Babyshambles – Sequel to the Prequel


On ne remerciera jamais assez Stephen Street et accessoirement Graham Coxon de s’être penchés sur le berceau (ou le tombeau) de l’enfant Doherty.
Les brouillons enregistrés par Mick Jones (ou non enregistrés) laissent désormais place à des chansons sympathiques.
Et de temps en temps, l’ex Libertines a un éclair de demi-génie et peut prétendre à être le digne rejeton de Ray Davies.
Doherty fait donc le choix de remettre en selle son groupe alors que son début de carrière solo était élégant et prometteur. Étonnant.

Babyshambles

Peter Doherty a t-il encore quelque chose à dire en 2013 ? Pas sûr. Et surtout avec les Babyshambles.
Plus d’une oreille a saigné à l’écoute du pseudo hymne Fuck Forever il y a quelques années. C’est une blague ? Un complot ? Ah non, c’est pour de vrai ? D’accord.
Doherty avait remonté dignement la pente avec l’excellent Grace/Wastelands. En solo. Sans les affreux boutonneux que sont Drew McConnell et Mick Whitnall. Alors remettre le couvert avec eux… Merci mais non merci. Les profiteurs de guerre au placard!
Surtout que Sequel To Prequel commence avec l’odieux Fireman et le cucul la praline Nothing Comes To Nothing. Diantre. Un refrain pour minettes cockneys et punks hispsters. On craint le pire.

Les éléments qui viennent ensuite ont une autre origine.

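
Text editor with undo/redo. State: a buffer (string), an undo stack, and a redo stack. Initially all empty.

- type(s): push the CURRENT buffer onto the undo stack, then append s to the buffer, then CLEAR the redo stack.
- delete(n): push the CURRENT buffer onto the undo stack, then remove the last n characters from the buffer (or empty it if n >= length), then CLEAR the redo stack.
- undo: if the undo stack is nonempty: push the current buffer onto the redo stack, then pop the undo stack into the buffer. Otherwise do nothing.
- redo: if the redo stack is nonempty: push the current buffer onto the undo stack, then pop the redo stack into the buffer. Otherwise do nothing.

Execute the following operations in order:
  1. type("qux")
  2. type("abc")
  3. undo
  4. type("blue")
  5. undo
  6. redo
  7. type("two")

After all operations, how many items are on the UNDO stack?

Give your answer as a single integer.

Answer: 3

Derivation:
After op 1 (type): buf='qux' undo_depth=1 redo_depth=0
After op 2 (type): buf='quxabc' undo_depth=2 redo_depth=0
After op 3 (undo): buf='qux' undo_depth=1 redo_depth=1
After op 4 (type): buf='quxblue' undo_depth=2 redo_depth=0
After op 5 (undo): buf='qux' undo_depth=1 redo_depth=1
After op 6 (redo): buf='quxblue' undo_depth=2 redo_depth=0
After op 7 (type): buf='quxbluetwo' undo_depth=3 redo_depth=0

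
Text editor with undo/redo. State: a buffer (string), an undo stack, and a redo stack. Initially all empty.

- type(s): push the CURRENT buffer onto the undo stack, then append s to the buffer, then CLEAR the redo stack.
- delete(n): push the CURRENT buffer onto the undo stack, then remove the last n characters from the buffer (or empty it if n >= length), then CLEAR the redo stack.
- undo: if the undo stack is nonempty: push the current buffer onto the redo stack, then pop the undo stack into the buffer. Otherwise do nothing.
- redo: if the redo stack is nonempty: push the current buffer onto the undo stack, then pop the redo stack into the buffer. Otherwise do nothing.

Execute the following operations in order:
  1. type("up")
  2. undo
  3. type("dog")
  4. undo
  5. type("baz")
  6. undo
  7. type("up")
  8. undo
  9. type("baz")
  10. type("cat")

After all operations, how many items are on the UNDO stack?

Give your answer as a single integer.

After op 1 (type): buf='up' undo_depth=1 redo_depth=0
After op 2 (undo): buf='(empty)' undo_depth=0 redo_depth=1
After op 3 (type): buf='dog' undo_depth=1 redo_depth=0
After op 4 (undo): buf='(empty)' undo_depth=0 redo_depth=1
After op 5 (type): buf='baz' undo_depth=1 redo_depth=0
After op 6 (undo): buf='(empty)' undo_depth=0 redo_depth=1
After op 7 (type): buf='up' undo_depth=1 redo_depth=0
After op 8 (undo): buf='(empty)' undo_depth=0 redo_depth=1
After op 9 (type): buf='baz' undo_depth=1 redo_depth=0
After op 10 (type): buf='bazcat' undo_depth=2 redo_depth=0

Answer: 2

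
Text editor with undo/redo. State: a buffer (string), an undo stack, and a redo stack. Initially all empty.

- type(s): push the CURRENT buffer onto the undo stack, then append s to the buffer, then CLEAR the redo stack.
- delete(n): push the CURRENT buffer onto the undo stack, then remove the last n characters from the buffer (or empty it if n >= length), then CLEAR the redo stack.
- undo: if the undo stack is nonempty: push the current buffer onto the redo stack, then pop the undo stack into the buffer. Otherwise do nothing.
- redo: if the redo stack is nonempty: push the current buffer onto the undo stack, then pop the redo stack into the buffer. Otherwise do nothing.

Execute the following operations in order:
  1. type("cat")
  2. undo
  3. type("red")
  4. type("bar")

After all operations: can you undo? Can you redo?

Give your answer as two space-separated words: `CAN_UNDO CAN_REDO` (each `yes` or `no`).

After op 1 (type): buf='cat' undo_depth=1 redo_depth=0
After op 2 (undo): buf='(empty)' undo_depth=0 redo_depth=1
After op 3 (type): buf='red' undo_depth=1 redo_depth=0
After op 4 (type): buf='redbar' undo_depth=2 redo_depth=0

Answer: yes no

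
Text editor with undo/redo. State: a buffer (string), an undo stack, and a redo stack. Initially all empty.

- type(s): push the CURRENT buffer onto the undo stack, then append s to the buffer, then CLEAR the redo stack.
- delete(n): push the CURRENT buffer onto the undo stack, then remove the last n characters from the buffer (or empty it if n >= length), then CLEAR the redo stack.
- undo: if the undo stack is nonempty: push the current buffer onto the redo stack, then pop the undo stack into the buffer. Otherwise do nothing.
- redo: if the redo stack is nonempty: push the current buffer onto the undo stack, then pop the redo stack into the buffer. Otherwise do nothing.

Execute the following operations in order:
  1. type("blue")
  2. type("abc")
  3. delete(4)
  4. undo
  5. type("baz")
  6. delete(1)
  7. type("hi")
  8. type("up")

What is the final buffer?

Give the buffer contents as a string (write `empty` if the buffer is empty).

After op 1 (type): buf='blue' undo_depth=1 redo_depth=0
After op 2 (type): buf='blueabc' undo_depth=2 redo_depth=0
After op 3 (delete): buf='blu' undo_depth=3 redo_depth=0
After op 4 (undo): buf='blueabc' undo_depth=2 redo_depth=1
After op 5 (type): buf='blueabcbaz' undo_depth=3 redo_depth=0
After op 6 (delete): buf='blueabcba' undo_depth=4 redo_depth=0
After op 7 (type): buf='blueabcbahi' undo_depth=5 redo_depth=0
After op 8 (type): buf='blueabcbahiup' undo_depth=6 redo_depth=0

Answer: blueabcbahiup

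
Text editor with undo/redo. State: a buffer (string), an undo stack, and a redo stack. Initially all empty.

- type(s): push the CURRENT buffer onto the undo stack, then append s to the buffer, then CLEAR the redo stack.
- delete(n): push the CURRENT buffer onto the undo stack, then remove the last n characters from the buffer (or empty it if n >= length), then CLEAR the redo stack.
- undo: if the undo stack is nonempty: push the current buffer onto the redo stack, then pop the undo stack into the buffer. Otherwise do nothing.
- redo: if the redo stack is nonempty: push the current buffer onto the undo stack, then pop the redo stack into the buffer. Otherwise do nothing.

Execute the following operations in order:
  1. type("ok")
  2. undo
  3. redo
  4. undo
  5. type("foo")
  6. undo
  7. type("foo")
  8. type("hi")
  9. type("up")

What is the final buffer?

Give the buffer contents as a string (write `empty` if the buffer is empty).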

Babyshambles – Farmer’s Daughter

Les choses s’améliorent quand Doherty franchit l’Atlantique et fait les poches de Dylan ( Fall From Grace). Et quand il va au zoo( Penguins): We could see monkeys, we could see snakes / We could see penguins, oh, penguins are great. L’est mignon le petit.

Au final, Sequel to the Prequel a le disque entre deux chaînes. Doherty ressort les vieux gimmicks des Libertines sur la moitié du disque. Et se loupe complétement. Le type n’a plus 20 ans…
Il sauve le navire avec des morceaux qui larguent les amarres du port. Le swing de Dr No ou les cordes de Picture Me In Hospital sont des petites trouvailles très efficaces.

Babyshambles – Nothing Comes to Nothing BBC Radio 1

Quant aux inédits disponibles sur les différentes éditions, c’est Byzance. Cuckoo est peut être le meilleur morceau écrit par Doherty depuis des lustres.

Rêvons un peu maintenant. Doherty passe rapidement à la suite et recrute Bernard Butler en guise de producteur. Ce dernier étant le seul a voir cadré correctement le zigue du temps de sa splendeur médiatique.